Technical information
- Licensing authority: FCC
- Facility ID: 87177
- Class: B
- Power: 10,000 watts (day); 1,000 watts (night);
- Transmitter coordinates: 38°44′51.6″N 121°29′36.8″W﻿ / ﻿38.747667°N 121.493556°W

Links
- Public license information: Public file; LMS;

= KFSG =

KFSG (1690 AM) is a radio station licensed to Roseville, California, United States, and serves the Sacramento metropolitan area. Owned by Way Broadcasting Licensee, LLC., part of New York City-based Multicultural Broadcasting, it broadcasts a brokered programming format featuring Spanish Religious and multilingual shows.

KFSG's signal can be picked up in parts of the western United States at night, beyond the Sacramento area. 1690 is a relatively clear frequency, with the closest station competing being KDMT in Arvada, Colorado, a suburb of Denver. Until the 1990s, the Federal Communications Commission did not assign AM stations dial positions above 1600 kHz, so there is only one other station in the West to interfere with KFSG's signal.

==History==
KFSG originated as the expanded band "twin" of an existing station on the standard AM band. On March 17, 1997, the Federal Communications Commission (FCC) announced that eighty-eight stations had been given permission to move to newly available "Expanded Band" transmitting frequencies, ranging from 1610 to 1700 kHz, with KRCX (now KLIB) in Roseville authorized to move from 1110 to 1690 kHz.

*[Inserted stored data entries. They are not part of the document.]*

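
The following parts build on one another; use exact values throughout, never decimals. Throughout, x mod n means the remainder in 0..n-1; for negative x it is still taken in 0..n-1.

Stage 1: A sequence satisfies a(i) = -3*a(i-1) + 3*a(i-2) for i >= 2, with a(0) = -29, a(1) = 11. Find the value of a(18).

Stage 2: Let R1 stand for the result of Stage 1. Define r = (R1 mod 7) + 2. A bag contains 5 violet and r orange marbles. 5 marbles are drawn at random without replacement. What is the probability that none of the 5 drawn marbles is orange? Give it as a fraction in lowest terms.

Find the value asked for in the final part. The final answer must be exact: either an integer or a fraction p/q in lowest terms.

1/462

Stage 1: a(2) = -3*(11) + 3*(-29) = -120; iterating: a(2)=-120, a(3)=393, a(4)=-1539, a(5)=5796, a(6)=-22005, a(7)=83403, a(8)=-316224, a(9)=1198881, a(10)=-4545315, a(11)=17232588, a(12)=-65333709, a(13)=247698891, a(14)=-939097800, a(15)=3560390073, a(16)=-13498463619, a(17)=51176561076, a(18)=-194025074085; answer -194025074085
Stage 2: R1 = -194025074085; r = 6; total draws C(11,5) = 462; favorable C(5,5) = 1; P = 1/462; answer 1/462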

A construction permit for the expanded band station was assigned the call letters KSXX on November 17, 1997. The FCC's initial policy was that both the original station and its expanded band counterpart could operate simultaneously for up to five years, after which owners would have to turn in one of the two licenses, depending on whether they preferred the new assignment or elected to remain on the original frequency. Conforming with this requirement, KLIB went silent in April 2006. However, on February 20, 2007, the FCC granted a temporary authority for KLIB to resume operations. This deadline has been extended multiple times, and both stations have remained authorized. One restriction is that the FCC has generally required paired original and expanded band stations to remain under common ownership.

On March 13, 2003, 1690 AM changed its call sign to KFSG.

==Programming==

KFSG's religious programming is supplied by block-programmers, who purchase airtime on the station and its sister, co-located KLIB (1110 AM). Programs in Spanish, Russian and Hmong are augmented with periods of instrumental music (during unsold time periods). Vietnamese-language programming from the San Jose–based Tiếng Nước Tôi Radio Network airs weekdays from noon to 2 PM.